Put them together with some scrap wood, servo, vintage clock chime, paperclip, misc hardware, and you’ve got yourself a team-building, code-collaborating, conversation piece. This project was inspired by the presence of a Spark Core in our office and the fact that GitHub has webhooks. Heroku proved to be the perfect glue to bring everything together.

Instructions:

  1. Get a Spark Core or Photon. Register, claim-your-device, & flash HelloWorld via wifi.
  2. Connect your servo and calibrate – Play with angles to determine min/max – write down your angle setting when you encounter “servo-growling” so you can avoid that high-voltage state. Choose a generous angle range > 90° that has plenty of buffer between min and max. (eg: 30° – 160°) Here’s our spark code: https://github.com/caseprince/git-gong/blob/master/spark-gong.ino
  3. Mount servo on rube-goldberg contraption w/ bell & clapper, keeping your angle range in mind.
  4. Sign up for a free Heroku account and deploy something like this: https://github.com/caseprince/git-gong/blob/master/github-listener.rb You’ll need to swap in your Spark API key in env.rb, and update __YourCoreName__ to talk to your core.
  5. Test by hitting your Heroku URL. (eg: “sweet-gong-12345.herokuapp.com”)
  6. Create a “Push event only” webhook on a GitHub repo pointing to your new Heroku app. (You’ll need admin privileges on the repo.) Test by pushing to your repo.
  7. “Gong”
  8. ???
  9. Profit.

Here’s a video of this contraption in action:

Future Enhancements:

We’ve got lots of free analog and digital pins available on our Spark Core, so can always add  more physical devices, & more webhook specificity, to our corner of The Internet of Things.
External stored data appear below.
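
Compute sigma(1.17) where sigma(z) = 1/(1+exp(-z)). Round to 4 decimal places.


sigmoid(z) = 1 / (1 + exp(-z))
exp(-(1.17)) = exp(-1.17) = 0.3104
1 + 0.3104 = 1.3104
1 / 1.3104 = 0.7631

0.7631


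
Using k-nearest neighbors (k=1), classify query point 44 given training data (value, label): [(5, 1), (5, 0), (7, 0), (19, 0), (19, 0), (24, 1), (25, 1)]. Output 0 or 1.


Distances from query 44:
Point 25 (class 1): distance = 19
K=1 nearest neighbors: classes = [1]
Votes for class 1: 1 / 1
Majority vote => class 1

1


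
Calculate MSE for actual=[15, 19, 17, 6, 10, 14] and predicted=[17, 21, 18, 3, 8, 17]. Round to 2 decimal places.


Differences: [-2, -2, -1, 3, 2, -3]
Squared errors: [4, 4, 1, 9, 4, 9]
Sum of squared errors = 31
MSE = 31 / 6 = 5.17

5.17


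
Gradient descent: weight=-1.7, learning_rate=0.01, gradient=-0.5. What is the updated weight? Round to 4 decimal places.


w_new = w_old - lr * gradient
= -1.7 - 0.01 * -0.5
= -1.7 - (-0.005)
= -1.6950

-1.6950


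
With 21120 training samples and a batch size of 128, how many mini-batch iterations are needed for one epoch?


Iterations per epoch = dataset_size / batch_size
= 21120 / 128
= 165

165


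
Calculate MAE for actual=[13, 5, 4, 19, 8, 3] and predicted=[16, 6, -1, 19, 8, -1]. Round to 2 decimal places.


Absolute errors: [3, 1, 5, 0, 0, 4]
Sum of absolute errors = 13
MAE = 13 / 6 = 2.17

2.17


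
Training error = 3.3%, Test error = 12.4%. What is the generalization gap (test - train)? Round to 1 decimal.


Generalization gap = test_error - train_error
= 12.4 - 3.3
= 9.1%
A moderate gap.

9.1


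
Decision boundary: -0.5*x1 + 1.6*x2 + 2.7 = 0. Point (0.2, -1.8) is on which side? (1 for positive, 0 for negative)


Compute -0.5 * 0.2 + 1.6 * -1.8 + 2.7
= -0.1 + -2.88 + 2.7
= -0.28
Since -0.28 < 0, the point is on the negative side.

0


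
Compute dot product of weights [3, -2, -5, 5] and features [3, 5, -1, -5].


Element-wise products:
3 * 3 = 9
-2 * 5 = -10
-5 * -1 = 5
5 * -5 = -25
Sum = 9 + -10 + 5 + -25
= -21

-21


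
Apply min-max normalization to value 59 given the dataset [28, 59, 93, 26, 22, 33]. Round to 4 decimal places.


Min = 22, Max = 93
Range = 93 - 22 = 71
Scaled = (x - min) / (max - min)
= (59 - 22) / 71
= 37 / 71
= 0.5211

0.5211


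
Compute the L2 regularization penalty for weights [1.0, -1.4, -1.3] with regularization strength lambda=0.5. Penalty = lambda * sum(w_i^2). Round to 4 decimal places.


Squaring each weight:
1.0^2 = 1.0
(-1.4)^2 = 1.96
(-1.3)^2 = 1.69
Sum of squares = 4.65
Penalty = 0.5 * 4.65 = 2.3250

2.3250


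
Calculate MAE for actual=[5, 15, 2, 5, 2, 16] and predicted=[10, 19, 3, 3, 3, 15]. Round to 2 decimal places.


Absolute errors: [5, 4, 1, 2, 1, 1]
Sum of absolute errors = 14
MAE = 14 / 6 = 2.33

2.33


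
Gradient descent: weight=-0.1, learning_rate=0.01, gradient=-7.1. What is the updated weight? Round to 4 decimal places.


w_new = w_old - lr * gradient
= -0.1 - 0.01 * -7.1
= -0.1 - (-0.071)
= -0.0290

-0.0290


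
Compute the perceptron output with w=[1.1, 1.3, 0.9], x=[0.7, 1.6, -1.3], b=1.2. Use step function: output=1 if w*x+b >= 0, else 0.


z = w . x + b
= 1.1*0.7 + 1.3*1.6 + 0.9*-1.3 + 1.2
= 0.77 + 2.08 + -1.17 + 1.2
= 1.68 + 1.2
= 2.88
Since z = 2.88 >= 0, output = 1

1


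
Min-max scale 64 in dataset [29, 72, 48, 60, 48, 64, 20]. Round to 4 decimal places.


Min = 20, Max = 72
Range = 72 - 20 = 52
Scaled = (x - min) / (max - min)
= (64 - 20) / 52
= 44 / 52
= 0.8462

0.8462


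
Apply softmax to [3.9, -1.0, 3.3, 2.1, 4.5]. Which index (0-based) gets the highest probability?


Softmax is a monotonic transformation, so it preserves the argmax.
We need to find the index of the maximum logit.
Index 0: 3.9
Index 1: -1.0
Index 2: 3.3
Index 3: 2.1
Index 4: 4.5
Maximum logit = 4.5 at index 4

4


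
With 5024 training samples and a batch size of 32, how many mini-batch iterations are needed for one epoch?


Iterations per epoch = dataset_size / batch_size
= 5024 / 32
= 157

157


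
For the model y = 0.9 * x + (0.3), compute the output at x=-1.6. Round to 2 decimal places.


y = 0.9 * -1.6 + (0.3)
= -1.44 + (0.3)
= -1.14

-1.14


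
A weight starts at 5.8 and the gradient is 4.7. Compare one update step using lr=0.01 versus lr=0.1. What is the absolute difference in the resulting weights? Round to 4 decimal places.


With lr=0.01: w_new = 5.8 - 0.01 * 4.7 = 5.753
With lr=0.1: w_new = 5.8 - 0.1 * 4.7 = 5.33
Absolute difference = |5.753 - 5.33|
= 0.4230

0.4230


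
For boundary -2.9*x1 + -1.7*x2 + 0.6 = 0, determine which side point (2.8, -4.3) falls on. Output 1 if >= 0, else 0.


Compute -2.9 * 2.8 + -1.7 * -4.3 + 0.6
= -8.12 + 7.31 + 0.6
= -0.21
Since -0.21 < 0, the point is on the negative side.

0


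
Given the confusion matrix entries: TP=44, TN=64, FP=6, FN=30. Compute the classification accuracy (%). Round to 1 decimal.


Accuracy = (TP + TN) / (TP + TN + FP + FN) * 100
= (44 + 64) / (44 + 64 + 6 + 30)
= 108 / 144
= 0.75
= 75.0%

75.0


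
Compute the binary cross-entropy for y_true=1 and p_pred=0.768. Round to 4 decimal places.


For y=1: Loss = -log(p)
= -log(0.768)
= -(-0.264)
= 0.2640

0.2640


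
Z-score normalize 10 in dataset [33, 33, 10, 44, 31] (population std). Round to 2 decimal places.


Mean = (33 + 33 + 10 + 44 + 31) / 5 = 30.2
Variance = sum((x_i - mean)^2) / n = 122.96
Std = sqrt(122.96) = 11.0887
Z = (x - mean) / std
= (10 - 30.2) / 11.0887
= -20.2 / 11.0887
= -1.82

-1.82


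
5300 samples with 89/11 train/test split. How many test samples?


Train samples = 5300 * 89% = 4717
Test samples = 5300 - 4717
= 583

583


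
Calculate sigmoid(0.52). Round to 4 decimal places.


sigmoid(z) = 1 / (1 + exp(-z))
exp(-(0.52)) = exp(-0.52) = 0.5945
1 + 0.5945 = 1.5945
1 / 1.5945 = 0.6271

0.6271


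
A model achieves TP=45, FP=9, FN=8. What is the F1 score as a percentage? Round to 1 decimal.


Precision = TP / (TP + FP) = 45 / 54 = 0.8333
Recall = TP / (TP + FN) = 45 / 53 = 0.8491
F1 = 2 * P * R / (P + R)
= 2 * 0.8333 * 0.8491 / (0.8333 + 0.8491)
= 1.4151 / 1.6824
= 0.8411
As percentage: 84.1%

84.1


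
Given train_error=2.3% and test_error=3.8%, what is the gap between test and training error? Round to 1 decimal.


Generalization gap = test_error - train_error
= 3.8 - 2.3
= 1.5%
A small gap suggests good generalization.

1.5


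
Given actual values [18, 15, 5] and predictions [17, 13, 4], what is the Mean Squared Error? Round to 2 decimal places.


Differences: [1, 2, 1]
Squared errors: [1, 4, 1]
Sum of squared errors = 6
MSE = 6 / 3 = 2.00

2.00


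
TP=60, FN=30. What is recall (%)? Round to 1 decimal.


Recall = TP / (TP + FN) * 100
= 60 / (60 + 30)
= 60 / 90
= 0.6667
= 66.7%

66.7


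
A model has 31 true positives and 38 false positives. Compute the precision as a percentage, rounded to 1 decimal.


Precision = TP / (TP + FP) * 100
= 31 / (31 + 38)
= 31 / 69
= 0.4493
= 44.9%

44.9


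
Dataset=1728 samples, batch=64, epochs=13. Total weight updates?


Iterations per epoch = 1728 / 64 = 27
Total updates = iterations_per_epoch * epochs
= 27 * 13
= 351

351


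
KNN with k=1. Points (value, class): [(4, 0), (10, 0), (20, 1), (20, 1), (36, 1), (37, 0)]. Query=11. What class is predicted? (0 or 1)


Distances from query 11:
Point 10 (class 0): distance = 1
K=1 nearest neighbors: classes = [0]
Votes for class 1: 0 / 1
Majority vote => class 0

0


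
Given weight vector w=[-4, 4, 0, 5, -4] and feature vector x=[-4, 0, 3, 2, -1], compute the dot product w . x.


Element-wise products:
-4 * -4 = 16
4 * 0 = 0
0 * 3 = 0
5 * 2 = 10
-4 * -1 = 4
Sum = 16 + 0 + 0 + 10 + 4
= 30

30


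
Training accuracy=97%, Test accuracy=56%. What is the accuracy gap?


Gap = train_accuracy - test_accuracy
= 97 - 56
= 41%
This large gap strongly indicates overfitting.

41


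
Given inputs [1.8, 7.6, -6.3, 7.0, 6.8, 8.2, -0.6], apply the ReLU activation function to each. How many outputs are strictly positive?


ReLU(x) = max(0, x) for each element:
ReLU(1.8) = 1.8
ReLU(7.6) = 7.6
ReLU(-6.3) = 0
ReLU(7.0) = 7.0
ReLU(6.8) = 6.8
ReLU(8.2) = 8.2
ReLU(-0.6) = 0
Active neurons (>0): 5

5


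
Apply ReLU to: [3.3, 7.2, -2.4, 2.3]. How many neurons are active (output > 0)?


ReLU(x) = max(0, x) for each element:
ReLU(3.3) = 3.3
ReLU(7.2) = 7.2
ReLU(-2.4) = 0
ReLU(2.3) = 2.3
Active neurons (>0): 3

3


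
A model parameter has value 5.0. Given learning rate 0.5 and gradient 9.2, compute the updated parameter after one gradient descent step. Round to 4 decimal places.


w_new = w_old - lr * gradient
= 5.0 - 0.5 * 9.2
= 5.0 - (4.6)
= 0.4000

0.4000


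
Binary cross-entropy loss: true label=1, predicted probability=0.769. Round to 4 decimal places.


For y=1: Loss = -log(p)
= -log(0.769)
= -(-0.2627)
= 0.2627

0.2627


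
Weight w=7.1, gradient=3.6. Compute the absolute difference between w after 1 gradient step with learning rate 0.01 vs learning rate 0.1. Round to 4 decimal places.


With lr=0.01: w_new = 7.1 - 0.01 * 3.6 = 7.064
With lr=0.1: w_new = 7.1 - 0.1 * 3.6 = 6.74
Absolute difference = |7.064 - 6.74|
= 0.3240

0.3240


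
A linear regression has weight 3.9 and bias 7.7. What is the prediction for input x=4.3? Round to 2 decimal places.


y = 3.9 * 4.3 + (7.7)
= 16.77 + (7.7)
= 24.47

24.47


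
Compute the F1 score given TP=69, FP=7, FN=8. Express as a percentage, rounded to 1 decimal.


Precision = TP / (TP + FP) = 69 / 76 = 0.9079
Recall = TP / (TP + FN) = 69 / 77 = 0.8961
F1 = 2 * P * R / (P + R)
= 2 * 0.9079 * 0.8961 / (0.9079 + 0.8961)
= 1.6271 / 1.804
= 0.902
As percentage: 90.2%

90.2


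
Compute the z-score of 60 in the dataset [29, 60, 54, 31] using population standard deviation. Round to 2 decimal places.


Mean = (29 + 60 + 54 + 31) / 4 = 43.5
Variance = sum((x_i - mean)^2) / n = 187.25
Std = sqrt(187.25) = 13.6839
Z = (x - mean) / std
= (60 - 43.5) / 13.6839
= 16.5 / 13.6839
= 1.21

1.21


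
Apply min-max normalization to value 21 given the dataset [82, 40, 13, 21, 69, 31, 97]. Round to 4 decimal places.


Min = 13, Max = 97
Range = 97 - 13 = 84
Scaled = (x - min) / (max - min)
= (21 - 13) / 84
= 8 / 84
= 0.0952

0.0952


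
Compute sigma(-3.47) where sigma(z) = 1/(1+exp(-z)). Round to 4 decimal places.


sigmoid(z) = 1 / (1 + exp(-z))
exp(-(-3.47)) = exp(3.47) = 32.1367
1 + 32.1367 = 33.1367
1 / 33.1367 = 0.0302

0.0302


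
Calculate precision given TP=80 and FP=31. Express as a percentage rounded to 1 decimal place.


Precision = TP / (TP + FP) * 100
= 80 / (80 + 31)
= 80 / 111
= 0.7207
= 72.1%

72.1


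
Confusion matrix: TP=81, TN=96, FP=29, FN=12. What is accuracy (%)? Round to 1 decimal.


Accuracy = (TP + TN) / (TP + TN + FP + FN) * 100
= (81 + 96) / (81 + 96 + 29 + 12)
= 177 / 218
= 0.8119
= 81.2%

81.2


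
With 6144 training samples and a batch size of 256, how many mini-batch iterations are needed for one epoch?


Iterations per epoch = dataset_size / batch_size
= 6144 / 256
= 24

24


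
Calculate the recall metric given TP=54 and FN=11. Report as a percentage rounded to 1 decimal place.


Recall = TP / (TP + FN) * 100
= 54 / (54 + 11)
= 54 / 65
= 0.8308
= 83.1%

83.1


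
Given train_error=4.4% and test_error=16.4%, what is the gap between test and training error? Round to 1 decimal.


Generalization gap = test_error - train_error
= 16.4 - 4.4
= 12.0%
A large gap suggests overfitting.

12.0


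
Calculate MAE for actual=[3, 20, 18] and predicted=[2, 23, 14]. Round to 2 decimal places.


Absolute errors: [1, 3, 4]
Sum of absolute errors = 8
MAE = 8 / 3 = 2.67

2.67


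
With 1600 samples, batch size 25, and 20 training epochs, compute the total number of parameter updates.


Iterations per epoch = 1600 / 25 = 64
Total updates = iterations_per_epoch * epochs
= 64 * 20
= 1280

1280


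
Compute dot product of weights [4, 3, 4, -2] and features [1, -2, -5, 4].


Element-wise products:
4 * 1 = 4
3 * -2 = -6
4 * -5 = -20
-2 * 4 = -8
Sum = 4 + -6 + -20 + -8
= -30

-30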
Some ideas include adding a Relay Shield and turning on a fan to drive some wind chimes when we merge into master, or triggering an air-raid siren when our Jenkins build breaks. And GitHub’s not the only service to provide webhooks – maybe next we’ll hook into Jira and use a robot arm to draw burndown charts with a wood-burning tool! The possibilities are endless!